Lack of Internal Opportunities
Most of my career I have been building and scaling distributed systems along with developing software that runs on them. I thrive on solving puzzles with technology and I find that consulting roles offer less of this type of work and, maybe necessarily, a stronger focus on developing good patterns and practices for consulting engagements. I didn't want to be a better consultant, I wanted to sharpen my technical skills and build exciting and complex systems. I hoped that taking the job as a full-time employee at Microsoft would give me a foot in the door and the chance at another role doing just that. Unfortunately, despite all the encouragement and assurances of help to move into another role I couldn't even get an interview for any other internal position. This was discouraging, and affirmed for me that what I wanted to do (systems and software development) and what Microsoft wanted me to do (consulting) were entirely different. This was reason enough, but there was more.
Direction of the company
I do not share the enthusiasm for generative A.I. that pervades every product and service today. For what it's worth, I wasn't excited or interested in NFTs either. I'm no better at predicting the success or failure of a given technology than anyone else so maybe it really will be as "significant as the PC" as some have suggested - time will tell. Don't get me wrong, I use ChatGPT, GitHub Copilot and Midjourney regularly and they are helpful tools and I am fascinated by models that are being trained on religious texts. I do not like the "spray and pray" method of shoving this technology into every product and waiting to see where it succeeds. It's careless and desperate and will not be good for consumers. Haste makes waste as the saying goes. This has already led to at least one incident and I'm sure there are more to come.

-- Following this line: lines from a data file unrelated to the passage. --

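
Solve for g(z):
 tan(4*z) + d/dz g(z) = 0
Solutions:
 g(z) = C1 + log(cos(4*z))/4


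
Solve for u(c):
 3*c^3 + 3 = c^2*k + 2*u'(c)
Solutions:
 u(c) = C1 + 3*c^4/8 - c^3*k/6 + 3*c/2


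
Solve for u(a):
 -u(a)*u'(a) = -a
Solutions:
 u(a) = -sqrt(C1 + a^2)
 u(a) = sqrt(C1 + a^2)


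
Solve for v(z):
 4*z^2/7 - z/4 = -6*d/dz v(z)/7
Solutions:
 v(z) = C1 - 2*z^3/9 + 7*z^2/48


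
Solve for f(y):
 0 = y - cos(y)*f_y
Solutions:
 f(y) = C1 + Integral(y/cos(y), y)


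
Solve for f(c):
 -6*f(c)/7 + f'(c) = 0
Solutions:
 f(c) = C1*exp(6*c/7)


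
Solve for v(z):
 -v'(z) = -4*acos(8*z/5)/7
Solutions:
 v(z) = C1 + 4*z*acos(8*z/5)/7 - sqrt(25 - 64*z^2)/14


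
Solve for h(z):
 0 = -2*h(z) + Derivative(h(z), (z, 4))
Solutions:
 h(z) = C1*exp(-2^(1/4)*z) + C2*exp(2^(1/4)*z) + C3*sin(2^(1/4)*z) + C4*cos(2^(1/4)*z)


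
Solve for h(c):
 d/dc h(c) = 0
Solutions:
 h(c) = C1


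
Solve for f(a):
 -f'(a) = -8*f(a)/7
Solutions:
 f(a) = C1*exp(8*a/7)


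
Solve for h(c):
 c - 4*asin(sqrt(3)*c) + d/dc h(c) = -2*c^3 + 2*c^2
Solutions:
 h(c) = C1 - c^4/2 + 2*c^3/3 - c^2/2 + 4*c*asin(sqrt(3)*c) + 4*sqrt(3)*sqrt(1 - 3*c^2)/3


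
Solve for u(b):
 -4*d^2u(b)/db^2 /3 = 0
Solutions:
 u(b) = C1 + C2*b


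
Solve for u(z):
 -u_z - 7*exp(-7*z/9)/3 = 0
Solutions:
 u(z) = C1 + 3*exp(-7*z/9)


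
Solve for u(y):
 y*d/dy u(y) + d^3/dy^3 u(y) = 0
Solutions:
 u(y) = C1 + Integral(C2*airyai(-y) + C3*airybi(-y), y)


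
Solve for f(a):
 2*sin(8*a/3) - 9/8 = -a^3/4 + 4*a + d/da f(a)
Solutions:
 f(a) = C1 + a^4/16 - 2*a^2 - 9*a/8 - 3*cos(8*a/3)/4


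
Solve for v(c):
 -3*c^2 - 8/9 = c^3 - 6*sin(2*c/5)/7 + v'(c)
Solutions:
 v(c) = C1 - c^4/4 - c^3 - 8*c/9 - 15*cos(2*c/5)/7


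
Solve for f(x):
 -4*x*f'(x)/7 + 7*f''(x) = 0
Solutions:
 f(x) = C1 + C2*erfi(sqrt(2)*x/7)


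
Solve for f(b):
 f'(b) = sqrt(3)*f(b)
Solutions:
 f(b) = C1*exp(sqrt(3)*b)


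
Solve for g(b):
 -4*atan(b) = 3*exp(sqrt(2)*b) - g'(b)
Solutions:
 g(b) = C1 + 4*b*atan(b) + 3*sqrt(2)*exp(sqrt(2)*b)/2 - 2*log(b^2 + 1)


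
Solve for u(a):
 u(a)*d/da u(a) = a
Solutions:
 u(a) = -sqrt(C1 + a^2)
 u(a) = sqrt(C1 + a^2)


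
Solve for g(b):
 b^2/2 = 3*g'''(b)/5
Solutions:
 g(b) = C1 + C2*b + C3*b^2 + b^5/72


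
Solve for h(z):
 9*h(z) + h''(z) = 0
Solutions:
 h(z) = C1*sin(3*z) + C2*cos(3*z)


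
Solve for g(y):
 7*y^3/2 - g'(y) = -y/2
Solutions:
 g(y) = C1 + 7*y^4/8 + y^2/4


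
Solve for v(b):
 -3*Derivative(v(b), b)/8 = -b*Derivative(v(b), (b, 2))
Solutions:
 v(b) = C1 + C2*b^(11/8)


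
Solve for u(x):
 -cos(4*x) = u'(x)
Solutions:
 u(x) = C1 - sin(4*x)/4


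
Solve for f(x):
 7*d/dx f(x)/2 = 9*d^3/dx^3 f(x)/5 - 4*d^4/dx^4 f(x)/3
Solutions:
 f(x) = C1 + C2*exp(x*(27*3^(2/3)/(10*sqrt(105490) + 3257)^(1/3) + 18 + 3^(1/3)*(10*sqrt(105490) + 3257)^(1/3))/40)*sin(3^(1/6)*x*(-3^(2/3)*(10*sqrt(105490) + 3257)^(1/3) + 81/(10*sqrt(105490) + 3257)^(1/3))/40) + C3*exp(x*(27*3^(2/3)/(10*sqrt(105490) + 3257)^(1/3) + 18 + 3^(1/3)*(10*sqrt(105490) + 3257)^(1/3))/40)*cos(3^(1/6)*x*(-3^(2/3)*(10*sqrt(105490) + 3257)^(1/3) + 81/(10*sqrt(105490) + 3257)^(1/3))/40) + C4*exp(x*(-3^(1/3)*(10*sqrt(105490) + 3257)^(1/3) - 27*3^(2/3)/(10*sqrt(105490) + 3257)^(1/3) + 9)/20)


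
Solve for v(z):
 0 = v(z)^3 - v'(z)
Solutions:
 v(z) = -sqrt(2)*sqrt(-1/(C1 + z))/2
 v(z) = sqrt(2)*sqrt(-1/(C1 + z))/2


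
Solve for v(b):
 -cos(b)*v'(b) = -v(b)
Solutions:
 v(b) = C1*sqrt(sin(b) + 1)/sqrt(sin(b) - 1)


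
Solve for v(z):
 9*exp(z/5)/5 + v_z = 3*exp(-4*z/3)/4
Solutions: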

Compensation at Microsoft is good. I was well paid and the benefits package was generous. I wasn't sitting around comparing my salary to others, or to other available roles and wishing things were different. I didn't start looking for a new role because I needed or wanted more money. Somewhere along the way, the link between my individual performance, the success of the business, and my compensation was broken. This last year was an undeniable success for Microsoft as a company, and for my specific division specifically, and my personal job metrics (or "Connect" in MS terms) were higher than last year and yet the variable component of my pay was down significantly. It really doesn't matter how well compensated you are at work, a double-digit percentage drop in compensation has a massive impact (both financial and psychological) on an employee.
I am really grateful for the opportunity at Microsoft. I've been a fan of their products and services for a long time. I've fought hard to implement some of their best products for other companies that I've worked for. I've owned many of their (mostly abandoned) consumer products including the Microsoft Band and Windows Phone. I still believe the Azure cloud is the best option for companies to build and scale applications without operating their own datacenters. Through my work there I have met some amazingly talented folks and seen first-hand how some of the largest companies are using the cloud. I'm also happy to be moving on and excited to focus on what comes next.